I’m not going into this thing. There was a great film about the Arrow, and I especially remember when the plant workers were all laid off with out prior warning and just told to go home, there was a swarm of recruiters from every single American aerospace company handing out business cards on the spot.
So, that doesn't mean they went on to design everything south of the border after the "Deif" shut the Arrow down.
Actually the Canadians were the ones to first start really working with titanium, and it was exactly what made the Arrow so special. It was the first aircraft that extensively used titanium.
Not according to the men who built the SR-71. The Skunk Works had to learn almost from scratch how to fabricate most of the titanium parts that went into the SR-71. No plane at the time used it as extensively, because no plane operated at the speeds, altitudes and temperatures the SR-71 did. This also went for the fuel which had such a high ignition point you could drop a match in it and it wouldn't light, or the oil which had to work across a huge temperature range or even the tires which were made from an aluminium compound so they would burst from the heat.
Hold on there, I seem to remember Astra radar/FCS, and a very ambitious Sparrow II program which US Navy chose not to tackle.
It was the massive cost overruns on the weapons system that killed the Arrow, it was costing almost twice as much as the aircraft itself.
There was a problem with radar return “ghosting” though, and I seem to remember that Bears were able to ghost their returns in a radius of 300 kilometers.
It had no problem shooting down the QB-47 drones in tests at all altitudes and ranges.
In any case, why the mystery? If sustained Mach3 80 mile intercepts was the name of the game, what happen?
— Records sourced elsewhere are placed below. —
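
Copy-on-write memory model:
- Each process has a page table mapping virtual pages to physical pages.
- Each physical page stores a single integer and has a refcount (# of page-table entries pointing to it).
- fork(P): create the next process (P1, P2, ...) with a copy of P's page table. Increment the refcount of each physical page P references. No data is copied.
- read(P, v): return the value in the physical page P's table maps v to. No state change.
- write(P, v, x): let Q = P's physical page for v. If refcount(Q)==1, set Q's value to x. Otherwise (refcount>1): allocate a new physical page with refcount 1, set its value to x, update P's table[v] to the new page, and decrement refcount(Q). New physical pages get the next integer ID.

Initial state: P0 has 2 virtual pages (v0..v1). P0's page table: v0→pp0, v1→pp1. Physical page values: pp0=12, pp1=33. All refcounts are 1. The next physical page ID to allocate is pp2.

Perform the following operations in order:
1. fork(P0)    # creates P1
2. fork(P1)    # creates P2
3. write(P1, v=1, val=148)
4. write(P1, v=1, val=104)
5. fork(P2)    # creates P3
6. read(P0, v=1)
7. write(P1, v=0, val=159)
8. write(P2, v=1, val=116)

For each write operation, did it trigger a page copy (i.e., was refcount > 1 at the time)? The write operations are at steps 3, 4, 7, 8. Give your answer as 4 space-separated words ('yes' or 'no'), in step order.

Op 1: fork(P0) -> P1. 2 ppages; refcounts: pp0:2 pp1:2
Op 2: fork(P1) -> P2. 2 ppages; refcounts: pp0:3 pp1:3
Op 3: write(P1, v1, 148). refcount(pp1)=3>1 -> COPY to pp2. 3 ppages; refcounts: pp0:3 pp1:2 pp2:1
Op 4: write(P1, v1, 104). refcount(pp2)=1 -> write in place. 3 ppages; refcounts: pp0:3 pp1:2 pp2:1
Op 5: fork(P2) -> P3. 3 ppages; refcounts: pp0:4 pp1:3 pp2:1
Op 6: read(P0, v1) -> 33. No state change.
Op 7: write(P1, v0, 159). refcount(pp0)=4>1 -> COPY to pp3. 4 ppages; refcounts: pp0:3 pp1:3 pp2:1 pp3:1
Op 8: write(P2, v1, 116). refcount(pp1)=3>1 -> COPY to pp4. 5 ppages; refcounts: pp0:3 pp1:2 pp2:1 pp3:1 pp4:1

yes no yes yes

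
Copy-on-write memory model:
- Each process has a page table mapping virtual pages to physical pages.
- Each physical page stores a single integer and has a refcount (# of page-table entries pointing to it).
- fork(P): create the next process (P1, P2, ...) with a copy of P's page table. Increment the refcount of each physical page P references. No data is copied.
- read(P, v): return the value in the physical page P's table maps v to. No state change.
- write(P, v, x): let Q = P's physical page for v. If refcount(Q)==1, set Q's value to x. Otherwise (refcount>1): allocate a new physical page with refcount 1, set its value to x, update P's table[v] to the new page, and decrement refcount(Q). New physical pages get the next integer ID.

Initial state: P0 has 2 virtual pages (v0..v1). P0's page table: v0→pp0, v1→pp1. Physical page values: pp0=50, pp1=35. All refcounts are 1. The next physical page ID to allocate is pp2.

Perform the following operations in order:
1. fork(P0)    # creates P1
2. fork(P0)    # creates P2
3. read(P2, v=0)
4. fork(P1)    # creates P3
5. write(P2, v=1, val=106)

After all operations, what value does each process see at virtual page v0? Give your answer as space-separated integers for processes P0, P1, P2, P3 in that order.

Answer: 50 50 50 50

Derivation:
Op 1: fork(P0) -> P1. 2 ppages; refcounts: pp0:2 pp1:2
Op 2: fork(P0) -> P2. 2 ppages; refcounts: pp0:3 pp1:3
Op 3: read(P2, v0) -> 50. No state change.
Op 4: fork(P1) -> P3. 2 ppages; refcounts: pp0:4 pp1:4
Op 5: write(P2, v1, 106). refcount(pp1)=4>1 -> COPY to pp2. 3 ppages; refcounts: pp0:4 pp1:3 pp2:1
P0: v0 -> pp0 = 50
P1: v0 -> pp0 = 50
P2: v0 -> pp0 = 50
P3: v0 -> pp0 = 50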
Tomcat?
Part of the problem was the classified nature of the program, not many people knew about the capabilities of the SR-71 in the early 1960s. Another was politics, the SR-71 helped kill the B-70 program which people like Curtis Lemay were backing. They weren't inclined to give business to Johnson after that. And a Mach 3+ interceptor was just to revolutionary for some, same with the bomber.
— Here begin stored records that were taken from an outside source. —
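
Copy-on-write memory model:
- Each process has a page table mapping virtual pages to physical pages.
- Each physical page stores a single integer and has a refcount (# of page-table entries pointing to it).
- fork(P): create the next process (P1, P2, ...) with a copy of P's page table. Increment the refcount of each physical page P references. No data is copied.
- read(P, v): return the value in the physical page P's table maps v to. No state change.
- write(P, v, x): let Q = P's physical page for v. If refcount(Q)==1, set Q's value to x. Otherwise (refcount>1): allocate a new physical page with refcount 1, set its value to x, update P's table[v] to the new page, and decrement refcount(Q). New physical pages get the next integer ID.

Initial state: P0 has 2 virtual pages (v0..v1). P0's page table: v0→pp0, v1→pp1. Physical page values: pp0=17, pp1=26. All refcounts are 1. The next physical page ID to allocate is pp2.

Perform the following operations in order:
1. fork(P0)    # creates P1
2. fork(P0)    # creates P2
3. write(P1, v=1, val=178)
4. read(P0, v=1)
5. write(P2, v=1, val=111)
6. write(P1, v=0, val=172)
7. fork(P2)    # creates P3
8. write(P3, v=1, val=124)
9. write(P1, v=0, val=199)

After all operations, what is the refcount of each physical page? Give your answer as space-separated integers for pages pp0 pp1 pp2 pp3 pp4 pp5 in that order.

Op 1: fork(P0) -> P1. 2 ppages; refcounts: pp0:2 pp1:2
Op 2: fork(P0) -> P2. 2 ppages; refcounts: pp0:3 pp1:3
Op 3: write(P1, v1, 178). refcount(pp1)=3>1 -> COPY to pp2. 3 ppages; refcounts: pp0:3 pp1:2 pp2:1
Op 4: read(P0, v1) -> 26. No state change.
Op 5: write(P2, v1, 111). refcount(pp1)=2>1 -> COPY to pp3. 4 ppages; refcounts: pp0:3 pp1:1 pp2:1 pp3:1
Op 6: write(P1, v0, 172). refcount(pp0)=3>1 -> COPY to pp4. 5 ppages; refcounts: pp0:2 pp1:1 pp2:1 pp3:1 pp4:1
Op 7: fork(P2) -> P3. 5 ppages; refcounts: pp0:3 pp1:1 pp2:1 pp3:2 pp4:1
Op 8: write(P3, v1, 124). refcount(pp3)=2>1 -> COPY to pp5. 6 ppages; refcounts: pp0:3 pp1:1 pp2:1 pp3:1 pp4:1 pp5:1
Op 9: write(P1, v0, 199). refcount(pp4)=1 -> write in place. 6 ppages; refcounts: pp0:3 pp1:1 pp2:1 pp3:1 pp4:1 pp5:1

Answer: 3 1 1 1 1 1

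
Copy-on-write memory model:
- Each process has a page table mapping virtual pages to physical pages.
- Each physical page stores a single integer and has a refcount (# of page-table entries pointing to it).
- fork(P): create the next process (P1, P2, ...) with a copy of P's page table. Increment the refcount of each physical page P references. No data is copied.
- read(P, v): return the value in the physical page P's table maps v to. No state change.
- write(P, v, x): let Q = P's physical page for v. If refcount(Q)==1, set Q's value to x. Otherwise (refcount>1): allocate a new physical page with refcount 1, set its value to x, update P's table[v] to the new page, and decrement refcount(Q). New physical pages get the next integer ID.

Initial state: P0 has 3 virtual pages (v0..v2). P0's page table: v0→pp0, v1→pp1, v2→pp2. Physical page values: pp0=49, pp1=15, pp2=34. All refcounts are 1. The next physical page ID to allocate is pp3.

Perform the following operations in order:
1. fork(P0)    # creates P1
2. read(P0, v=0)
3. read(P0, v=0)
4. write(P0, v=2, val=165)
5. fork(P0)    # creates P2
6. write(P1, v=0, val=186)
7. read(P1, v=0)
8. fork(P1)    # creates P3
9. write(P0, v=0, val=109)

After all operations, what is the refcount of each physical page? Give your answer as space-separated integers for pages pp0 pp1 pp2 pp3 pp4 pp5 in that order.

Answer: 1 4 2 2 2 1

Derivation:
Op 1: fork(P0) -> P1. 3 ppages; refcounts: pp0:2 pp1:2 pp2:2
Op 2: read(P0, v0) -> 49. No state change.
Op 3: read(P0, v0) -> 49. No state change.
Op 4: write(P0, v2, 165). refcount(pp2)=2>1 -> COPY to pp3. 4 ppages; refcounts: pp0:2 pp1:2 pp2:1 pp3:1
Op 5: fork(P0) -> P2. 4 ppages; refcounts: pp0:3 pp1:3 pp2:1 pp3:2
Op 6: write(P1, v0, 186). refcount(pp0)=3>1 -> COPY to pp4. 5 ppages; refcounts: pp0:2 pp1:3 pp2:1 pp3:2 pp4:1
Op 7: read(P1, v0) -> 186. No state change.
Op 8: fork(P1) -> P3. 5 ppages; refcounts: pp0:2 pp1:4 pp2:2 pp3:2 pp4:2
Op 9: write(P0, v0, 109). refcount(pp0)=2>1 -> COPY to pp5. 6 ppages; refcounts: pp0:1 pp1:4 pp2:2 pp3:2 pp4:2 pp5:1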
What does that have to do with anything?
104 is a completely different bowl of soup, and on that note MiG-21 kind of took the 104 out of the game from the start. A far as I recall the first recorded supersonic air combat took place between the Pakistani 104 and Indian 21, which resulted in a victory for the 21.
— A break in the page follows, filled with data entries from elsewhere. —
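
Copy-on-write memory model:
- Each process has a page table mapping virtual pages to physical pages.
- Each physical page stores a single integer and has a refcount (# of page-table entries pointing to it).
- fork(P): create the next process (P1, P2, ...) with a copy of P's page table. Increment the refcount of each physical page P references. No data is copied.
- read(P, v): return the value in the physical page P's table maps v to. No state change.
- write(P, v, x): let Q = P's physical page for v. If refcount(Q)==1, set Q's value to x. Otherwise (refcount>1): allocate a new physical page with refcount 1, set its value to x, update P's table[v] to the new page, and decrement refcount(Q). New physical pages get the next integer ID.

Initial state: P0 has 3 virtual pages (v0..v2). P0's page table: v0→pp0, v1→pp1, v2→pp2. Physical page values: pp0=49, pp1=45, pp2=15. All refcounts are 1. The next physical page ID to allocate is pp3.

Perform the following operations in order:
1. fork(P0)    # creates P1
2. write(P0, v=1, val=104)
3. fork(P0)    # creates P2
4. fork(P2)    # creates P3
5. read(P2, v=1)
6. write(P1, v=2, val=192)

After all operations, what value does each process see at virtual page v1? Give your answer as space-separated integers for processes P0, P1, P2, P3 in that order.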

You were claiming that the Arrow team formed before the Skunk Works. In fact they both have their roots in WW II. You also made the claim that the Arrow team did most of the foundation work for supersonic design which is nonsense. Bell designed the first aircraft to go into controlled supersonic flight, the X-1 and as I pointed out, the F-104 was the first Mach 2 fighter designed and built by Kelly Johnson and the Skunk Works.
The MiG-21 appeared a few years later and was the contemporary of the F-4. In 1954 when it first flew the F-104 was the hottest thing in the sky.